En clair, cela signifie que, si le loyer du mois d’avril 2026 n’a pas été payé, le propriétaire a jusqu’au 31 avril 2029 pour réagir (assignation, saisie...) et tenter de récupérer son dû. Passé cette date, ce débit est dit « prescrit » : il ne pourra plus contraindre son locataire à le rembourser par le biais d'une décision de justice.
À noter
Ce délai s'applique aussi au locataire qui a payé trop de charges et souhaite se faire rembourser le trop-perçu. Lorsque le logement se trouve dans une copropriété, le délai de trois ans débute à la date de la régularisation des charges, et non à la date de paiement de la somme qui n'aurait pas dû être demandée, explique le site du service public.
Révision annuelle du loyer : un délai plus court
En ce qui concerne la révision annuelle du loyer que prévoit la loi pour tenir compte de l’évolution de l’indice de référence des loyers (IRL), le délai de prescription est plus court. En effet, le propriétaire ne dispose que d'un an à compter de la date à laquelle la révision aurait dû être appliquée pour demander une éventuelle hausse de loyer. Si la révision n'a pas été faite dans ce laps de temps, le propriétaire perd le droit de réclamer la différence pour la période concernée.
Suspension de prescription de loyer
Certains événements peuvent interrompre ou suspendre la prescription d’une dette locative, notamment si le bailleur entreprend des démarches pour réclamer cette somme. On entend par là l'envoi d'un courrier de mise en demeure en recommandé avec accusé de réception, une injonction de payer, via un commissaire de justice, une procédure judiciaire... Dès lors, le délai de prescription repart pour trois ans.
D'autres situations ont le même effet. Prenons l'exemple d'un locataire qui serait placé sous procédure de surendettement ou en faillite. Cela permettrait au bailleur de ne pas perdre ses droits et au locataire d'être protégé. Autre cas de figure : imaginons que le locataire admet qu'il a des dettes locatives ou les rembourse en partie, un nouveau délai de trois ans débute alors.
Par souci de transparence, il est important de conserver les traces de tout ce qui a été entrepris et convenu.
Peut-on éviter la prescription de loyer ?

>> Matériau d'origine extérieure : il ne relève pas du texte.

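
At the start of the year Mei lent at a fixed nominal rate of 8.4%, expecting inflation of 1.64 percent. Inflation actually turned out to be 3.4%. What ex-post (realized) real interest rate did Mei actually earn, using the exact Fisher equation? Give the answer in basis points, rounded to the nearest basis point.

Ex-post: (1 + 0.0840)/(1 + 0.0340) − 1 = 4.8356%
So the realized real rate is 484 basis points.

484 basis points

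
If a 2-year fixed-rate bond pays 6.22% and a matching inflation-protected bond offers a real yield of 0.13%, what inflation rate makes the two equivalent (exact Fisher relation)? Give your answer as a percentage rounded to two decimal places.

(1 + π) = (1 + i)/(1 + r) = 1.06220 / 1.00130 = 1.060821
Break-even inflation = 1.060821 − 1 → 6.08%.

6.08%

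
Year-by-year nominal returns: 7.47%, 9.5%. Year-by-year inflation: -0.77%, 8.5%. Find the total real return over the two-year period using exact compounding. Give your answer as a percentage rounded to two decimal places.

Nominal growth factor = 1.0747 × 1.0950 = 1.176797
Price-level growth factor = 0.9923 × 1.0850 = 1.076646
Real growth factor = 1.176797 / 1.076646 = 1.093021
Total real return = 1.093021 − 1 → 9.30%.

9.30%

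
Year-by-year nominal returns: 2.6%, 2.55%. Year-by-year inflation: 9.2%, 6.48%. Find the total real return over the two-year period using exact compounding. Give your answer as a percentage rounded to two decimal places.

-9.51%

Nominal growth factor = 1.0260 × 1.0255 = 1.052163
Price-level growth factor = 1.0920 × 1.0648 = 1.162762
Real growth factor = 1.052163 / 1.162762 = 0.904883
Total real return = 0.904883 − 1 → -9.51%.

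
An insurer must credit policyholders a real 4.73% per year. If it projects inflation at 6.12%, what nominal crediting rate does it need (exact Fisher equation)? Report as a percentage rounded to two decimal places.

11.14%

(1 + i) = (1 + r)(1 + π) = 1.04730 × 1.06120 = 1.11139476
i = 1.11139476 − 1, so the required nominal rate is 11.14%.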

Puisque chaque action légale renouvelle le délai de prescription, n'hésitez pas à relancer le locataire par écrit (par email ou courrier recommandé) dès les premiers jours de retard de loyer. Indiquez les montants dus et la date d’exigibilité. Vous remettrez ainsi le compteur du délai de prescription à zéro.
À noter :
Si les relances n'ont aucun effet et que les loyers impayés s'accumulent, contactez votre service de protection juridique. Il pourra peut-être vous accompagner et déclencher une procédure judiciaire.